Как выяснилось, большинству людей вполне хватило личной предприимчивости и свободы, чтобы справляться с полученным заданием. А в тех редких ситуациях, когда кто-то хотел договариваться официально, привлекали Ростика, старшину Квадратного или Пестеля как научного эксперта. Несколько раз, когда дело касалось типично технического решения, волокли с холмов Казаринова, у которого, несмотря на весь его опыт и высшее образование, не выходило ни со связью, ни с прокладкой дороги.
Конечно, Белый дом их совсем без внимания не оставлял. Недели не проходило, чтобы из города не требовали докладов, а то и сам Дондик появлялся с инспекцией. Приезжал он, как правило, с новой командой людей, в штатском, с одним пистолетиком и широкой улыбкой. Он вообще здорово изменился за последний год, а особенно после победы над губисками. Ему все нравилось, и он не раз и не два рвался поработать на верфи, хотя бы и подручным плотника. Впрочем, на взгляд самых неискушенных ребят, было понятно, что от ранения он по-настоящему еще не оправился.

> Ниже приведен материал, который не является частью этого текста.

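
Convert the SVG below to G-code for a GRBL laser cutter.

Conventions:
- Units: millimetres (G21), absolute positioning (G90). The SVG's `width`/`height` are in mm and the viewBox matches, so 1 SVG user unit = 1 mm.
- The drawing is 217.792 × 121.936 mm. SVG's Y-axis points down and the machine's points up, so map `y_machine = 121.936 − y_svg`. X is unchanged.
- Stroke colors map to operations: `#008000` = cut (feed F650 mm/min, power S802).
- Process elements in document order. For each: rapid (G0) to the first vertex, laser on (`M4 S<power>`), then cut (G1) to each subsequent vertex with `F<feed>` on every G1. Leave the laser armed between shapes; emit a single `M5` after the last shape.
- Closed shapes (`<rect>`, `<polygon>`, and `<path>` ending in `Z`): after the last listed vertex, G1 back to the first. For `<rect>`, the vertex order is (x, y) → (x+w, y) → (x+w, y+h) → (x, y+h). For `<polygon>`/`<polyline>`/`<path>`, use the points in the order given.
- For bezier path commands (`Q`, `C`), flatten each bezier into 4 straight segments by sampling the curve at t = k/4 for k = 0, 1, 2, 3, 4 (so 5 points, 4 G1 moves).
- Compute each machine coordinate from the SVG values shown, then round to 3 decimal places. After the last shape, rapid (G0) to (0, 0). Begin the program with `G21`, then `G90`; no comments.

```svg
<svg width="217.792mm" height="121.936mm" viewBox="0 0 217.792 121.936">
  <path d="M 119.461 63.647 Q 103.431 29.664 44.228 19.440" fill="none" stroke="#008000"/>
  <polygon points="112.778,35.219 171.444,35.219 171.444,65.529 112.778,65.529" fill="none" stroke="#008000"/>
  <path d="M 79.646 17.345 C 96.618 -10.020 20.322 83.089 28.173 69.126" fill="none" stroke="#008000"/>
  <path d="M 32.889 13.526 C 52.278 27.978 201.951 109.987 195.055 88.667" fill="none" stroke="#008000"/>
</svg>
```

viewBox `0 0 217.792 121.936` with mm width/height → 1 unit = 1 mm. Flip: y_m = 121.936 − y_svg.

**Shape 1** — `<path>` quadratic bezier, stroke `#008000` → cut (S802, F650). Control points (SVG): P0=(119.461,63.647), P1=(103.431,29.664), P2=(44.228,19.440); sampled at t=k/4. Machine vertices: (119.461,58.289) → (108.748,73.796) → (92.638,86.332) → (71.131,95.899) → (44.228,102.496). Open path.

**Shape 2** — `<polygon>` rectangle, stroke `#008000` → cut (S802, F650). Machine vertices: (112.778,86.717) → (171.444,86.717) → (171.444,56.407) → (112.778,56.407) → (112.778,86.717). Closed: final G1 returns to the first vertex.

**Shape 3** — `<path>` cubic bezier, stroke `#008000` → cut (S802, F650). Control points (SVG): P0=(79.646,17.345), P1=(96.618,-10.020), P2=(20.322,83.089), P3=(28.173,69.126); sampled at t=k/4. Machine vertices: (79.646,104.591) → (77.659,106.081) → (57.330,83.726) → (35.290,58.858) → (28.173,52.810). Open path.

**Shape 4** — `<path>` cubic bezier, stroke `#008000` → cut (S802, F650). Control points (SVG): P0=(32.889,13.526), P1=(52.278,27.978), P2=(201.951,109.987), P3=(195.055,88.667); sampled at t=k/4. Machine vertices: (32.889,108.410) → (67.377,87.574) → (123.829,57.425) → (175.352,33.983) → (195.055,33.269). Open path.

G21
G90
G0 X119.461 Y58.289
M4 S802
G1 X108.748 Y73.796 F650
G1 X92.638 Y86.332 F650
G1 X71.131 Y95.899 F650
G1 X44.228 Y102.496 F650
G0 X112.778 Y86.717
M4 S802
G1 X171.444 Y86.717 F650
G1 X171.444 Y56.407 F650
G1 X112.778 Y56.407 F650
G1 X112.778 Y86.717 F650
G0 X79.646 Y104.591
M4 S802
G1 X77.659 Y106.081 F650
G1 X57.330 Y83.726 F650
G1 X35.290 Y58.858 F650
G1 X28.173 Y52.810 F650
G0 X32.889 Y108.410
M4 S802
G1 X67.377 Y87.574 F650
G1 X123.829 Y57.425 F650
G1 X175.352 Y33.983 F650
G1 X195.055 Y33.269 F650
M5
G0 X0.000 Y0.000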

И все-таки его так называемые инспекции, само его присутствие внушали уверенность, что все идет как надо. А большего, кажется, никто и не желал. Вот только получалось бы в техническом плане побольше, но… Этого как раз не было.
Обиднее всего выходило с лодкой. Сначала Тюкальник, нимало не смущаясь, построил тонкую, остроносую, валкую и невместительную, как спортивная байдарка. Скорость она развивала в самом деле неплохую, но каждый, кто в нее садился, автоматически превращался в гребца, а это почему-то никому не понравилось. Тогда вздумали сделать серьезную посудину с движком, снятым с разбитого гравилета Фарида.